- Film poster
- Directed by: Michael Stephenson
- Produced by: Michael Stephenson Lindsay Stephenson Rod Olson Meyer Shartzstien Zack Carlson
- Starring: Victor Bariteau Matthew Brodeur Richard Brodeur Manny Souza Lori Souza
- Cinematography: Katie Graham
- Edited by: Andrew Matthews
- Music by: Bobby Tahouri
- Production company: Brainstorm Media
- Distributed by: Brainstorm Media Chiller Films
- Release date: September 23, 2012; ^{[citation needed]}
- Running time: 92 minutes
- Country: United States
- Language: English

= The American Scream =

The American Scream is a 2012 American documentary film profiling three families in Fairhaven, Massachusetts, who transform their homes into extravagant haunted attractions for Halloween.

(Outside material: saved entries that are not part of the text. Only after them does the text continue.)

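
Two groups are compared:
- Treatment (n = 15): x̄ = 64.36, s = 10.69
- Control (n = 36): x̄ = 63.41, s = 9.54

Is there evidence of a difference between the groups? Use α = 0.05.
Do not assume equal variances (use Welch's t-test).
Welch's two-sample t-test:
H₀: μ₁ = μ₂
H₁: μ₁ ≠ μ₂
s₁²/n₁ = 10.69²/15 = 7.6184,  s₂²/n₂ = 9.54²/36 = 2.5281
SE = √(s₁²/n₁ + s₂²/n₂) = √(7.6184 + 2.5281) = 3.1854
df (Welch-Satterthwaite) = (s₁²/n₁ + s₂²/n₂)² / [(s₁²/n₁)²/(n₁-1) + (s₂²/n₂)²/(n₂-1)] ≈ 23.79
t = (x̄₁ - x̄₂) / SE = (64.36 - 63.41) / 3.1854 = 0.95 / 3.1854 = 0.298
p-value = 0.7681

Since p-value > α = 0.05, we fail to reject H₀.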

Produced and directed by Michael Stephenson, the film premiered on the Chiller network October 28, 2012. The recent growth of the "home haunter" phenomenon is linked to the influence of the Internet as well as the Haunted Attraction National Tradeshow and Convention (HAuNTcon).

==Reception==
The American Scream received positive reviews. On Rotten Tomatoes, the film has a 100% approval rating, based on 9 reviews. According to Fred Topel of CraveOnline, the film "is really well done and has a lot of heart."

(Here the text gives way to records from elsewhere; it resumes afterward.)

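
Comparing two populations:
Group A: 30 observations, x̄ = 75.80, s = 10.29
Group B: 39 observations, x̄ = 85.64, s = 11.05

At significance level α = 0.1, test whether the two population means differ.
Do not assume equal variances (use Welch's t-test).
Welch's two-sample t-test:
H₀: μ₁ = μ₂
H₁: μ₁ ≠ μ₂
s₁²/n₁ = 10.29²/30 = 3.5295,  s₂²/n₂ = 11.05²/39 = 3.1308
SE = √(s₁²/n₁ + s₂²/n₂) = √(3.5295 + 3.1308) = 2.5808
df (Welch-Satterthwaite) = (s₁²/n₁ + s₂²/n₂)² / [(s₁²/n₁)²/(n₁-1) + (s₂²/n₂)²/(n₂-1)] ≈ 64.52
t = (x̄₁ - x̄₂) / SE = (75.80 - 85.64) / 2.5808 = -9.84 / 2.5808 = -3.813
p-value = 0.0003

Since p-value < α = 0.1, we reject H₀.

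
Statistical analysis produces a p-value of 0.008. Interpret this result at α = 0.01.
Since p = 0.008 < α = 0.01, reject H₀.
There is sufficient evidence to reject the null hypothesis; the result is statistically significant at the 0.01 level.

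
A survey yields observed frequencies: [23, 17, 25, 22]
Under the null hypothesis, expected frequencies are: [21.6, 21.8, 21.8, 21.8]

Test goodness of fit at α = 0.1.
Chi-square goodness of fit test:
H₀: observed counts match expected distribution
H₁: observed counts differ from expected distribution
df = k - 1 = 3
χ² = Σ(O - E)²/E
   = (23 - 21.6)²/21.6 + (17 - 21.8)²/21.8 + (25 - 21.8)²/21.8 + (22 - 21.8)²/21.8
   = 0.091 + 1.057 + 0.470 + 0.002
   = 1.62
p-value = 0.6550

Since p-value > α = 0.1, we fail to reject H₀.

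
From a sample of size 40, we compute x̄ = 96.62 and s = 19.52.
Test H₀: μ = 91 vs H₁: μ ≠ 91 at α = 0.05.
One-sample t-test:
H₀: μ = 91
H₁: μ ≠ 91
df = n - 1 = 39
t = (x̄ - μ₀) / (s/√n) = (96.62 - 91) / (19.52/√40) = 1.821
p-value = 0.0763

Since p-value > α = 0.05, we fail to reject H₀.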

The film effortlessly toes the line between observational and compassionate, whilst Bobby Tahouri's score is at once jovial and joyously creepy, succeeding in drawing the audience into the foray of Halloween excitement. Katie-Jane Hall of Critics Associated said, "The real heart of this feature is the families; they sacrifice and support each other through thick and thin, allowing their lives and their homes to be enveloped by a mass of pumpkins, zombies, skeletons and fake blood all for the joy of others. Their passion is contagious and I would be surprised if it does not inspire some more amateur haunters to spring up out of the woodwork."

==Release==
The American Scream premiered on September 23, 2012, at the Fantastic Fest at the Alamo Drafthouse in Austin, Texas. On October 10, 2012, The American Scream premiered for a limited audience at the Walter Silveira Auditorium in Fairhaven, MA.

===Television===
On October 31, 2012, The American Scream was broadcast nationally on Chiller.

===Box office===
In November 2012, The American Scream was released to theaters nationwide.

==Home media==
In December 2012, The American Scream was released on DVD. It is also available on Netflix, YouTube, and I-Tunes.